Novel treatments for metabolic disorder of the brain
Professor Anna Wedell has been awarded a research grant of SEK 26.4 million for a five-year project studying metabolic disorders of the brain. Metabolic disorders are caused by disruption to physiochemical processes, and because of the brains sensitivity to such problems, most metabolic disorders cause brain damage if not caught in time. Common symptoms are retarded development, epilepsy or acute states of crisis that can even lead to premature death.
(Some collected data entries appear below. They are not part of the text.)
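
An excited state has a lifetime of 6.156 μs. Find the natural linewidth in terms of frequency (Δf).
12.927 kHz

Using the energy-time uncertainty principle and E = hf:
ΔEΔt ≥ ℏ/2
hΔf·Δt ≥ ℏ/2

The minimum frequency uncertainty is:
Δf = ℏ/(2hτ) = 1/(4πτ)
Δf = 1/(4π × 6.156e-06 s)
Δf = 1.293e+04 Hz = 12.927 kHz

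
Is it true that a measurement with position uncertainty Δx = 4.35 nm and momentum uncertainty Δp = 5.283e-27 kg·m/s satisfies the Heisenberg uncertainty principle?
No, it violates the uncertainty principle (impossible measurement).

Calculate the product ΔxΔp:
ΔxΔp = (4.350e-09 m) × (5.283e-27 kg·m/s)
ΔxΔp = 2.298e-35 J·s

Compare to the minimum allowed value ℏ/2:
ℏ/2 = 5.273e-35 J·s

Since ΔxΔp = 2.298e-35 J·s < 5.273e-35 J·s = ℏ/2,
the measurement violates the uncertainty principle.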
The diseases are potentially treatable, but detailed knowledge of the pathogenic mechanisms is needed before new therapies can be developed.
"So far we've discovered two completely new metabolic diseases, findings that have given us fundamentally new knowledge of brain metabolism," says Professor Wedell. "We'll now be bringing together four research teams, and giving them unique opportunities to conduct in-depth studies into new disease mechanisms in patients with brain-impacting metabolic disorders. The aim is to develop new therapies for this large group of patients."
The Karolinska CardioVascular Initiative (KCVI)
Professor Kenneth Chien at the Department of Cell and Molecular Biology is to receive a three-year grant of SEK 24.7 million for four research projects into the pathogenesis and treatment of cardiovascular disease.
Cardiovascular disease is the most common cause of death in the West and accounts for approximately 40 per cent of deaths in Sweden. The aims of the research include producing a "molecular encyclopaedia" of the structure of different human cardiac cells in order to chart the hereditary contributors to cardiovascular disease; and stepping up successful trials using synthetic mRNA on mice to trials using human subjects.
"In our research on mice, we've managed to get cardiac muscle cells to express a certain growth factor that makes the heart's stem cells produce new blood vessels so that the heart can heal itself after suffering an infarction," says Professor Chien. "We think that it's possible to use the heart as a factory for producing growth factors for a specific group of stem cells, which suggests that we can create new heart tissue without adding any new cells to the heart."
Discovering new forms of monogenic hyperlipidemias by whole genome sequencing in families with extreme metabolic phenotypes
Professor Bo Angelin at the Department of Medicine in Huddinge is to receive SEK 10.8 million for a two-year project identifying the mechanisms that determine why a predisposition for increased levels of blood lipids is hereditary. Raised levels of blood lipids (cholesterol and triglycerides) are associated with an increased risk of myocardial infarction, stroke and premature death. Such inherited diseases, where fifty per cent of the children born of affected parents inherit the disposition, are estimated to be present in two per cent of the population. In most cases, the cause is unknown at a molecular level, something that is necessary for optimal diagnosis and early treatment, not least for symptom-free children and adults.
"Inherited blood lipid disorders are a common reason why relatively young individuals suffer from cardiovascular disease," says Professor Bo Angelin. "The disease requires early discovery and treatment, and our research will improve diagnostic and therapeutic techniques for this important patient group. If we can identify new disease-related genetic mutations, we'll also be able to develop new drugs of benefit to larger patient groups with high cardiovascular risk."